In the city’s Tenth Ward, where turnout was over 70 percent in 1980 and where 99.02 percent voted for Obama, more than 200 voters were in line at the T. Simons Recreation Center when the polls opened at 7 a.m. There are five divisions which vote at the center, and more than 1300 had voted by 1 p.m., according to committee members there.
But some voters were concerned that poll workers demanded they show photo identification in order to vote, despite a court's ruling this fall that the law could not be imposed on voters in this election. The judge ruled that election workers could ask for the ID, but not turn away qualified voters who didn't have them.
Albert Hill, 56, of Philadelphia, said he argued for 10 minutes with a poll monitor who insisted he would not be allowed to vote unless he showed his photographic identification. He said he watched two African-American women leave the line in front of him because they were turned away for the same reason.
"I told her, "If you want to play this game, here is my wallet, and here’s my ID, but I don’t have to show it to vote'," said an angry Hill, a former bottling manufacturing company employee. "As of last night, the governor and the mayor of Philadelphia said I don’t have to show my ID to vote...I’m an American citizen. My vote means a lot to me. You're not going to take that away from me."
Hill, an Obama supporter who has supported both Republicans and Democrats at different points in his life, said he succeeded in voting Tuesday but is concerned that others were likely denied their rights.
In Milmont Park, Pa., Jacqueline Jrolf said she was surprised to see pre-printed signs hanging all over the Woodlyn Elementary School where she voted that demanded voters show their photo ID in order to vote. The signs referred to a state law that had been set aside and read: " New state law requires any voter to provide proof of identification"
Jrolf, a ceramic artist and art teacher, said some voters were told to show ID and some weren't. She voted and then insisted that a poll station chief cross out the words on the signs. Jrolf said he sheepishly acknowledged that the law the signs alluded to was not in effect.
Jrolf visited a neighboring polling station, found the identical pre-printed signs, and a polling chief there refused to remove them.
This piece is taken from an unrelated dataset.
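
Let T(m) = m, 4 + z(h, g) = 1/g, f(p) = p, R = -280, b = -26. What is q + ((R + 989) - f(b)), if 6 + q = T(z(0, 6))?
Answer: 4351/6 ≈ 725.17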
"It's voter supression," Jrolf said. "He knew it was inaccurate and he wasn’t going to do anything about it. This really upsets me. "
Ron Ruman, a spokesman for the Pennsylvania Department of State, said his office gave very clear instructions to poll workers that they could ask but not demand voter identification, and believes such problems are very limited.
"We heard very few scattered reports of this and we really weren’t able to confirm any of it. I don’t know for sure what happened," Ruman said. "If poll workers said this, they were mistaken and this should not have happened. “
Carol D. Leonnig also contributed to this story.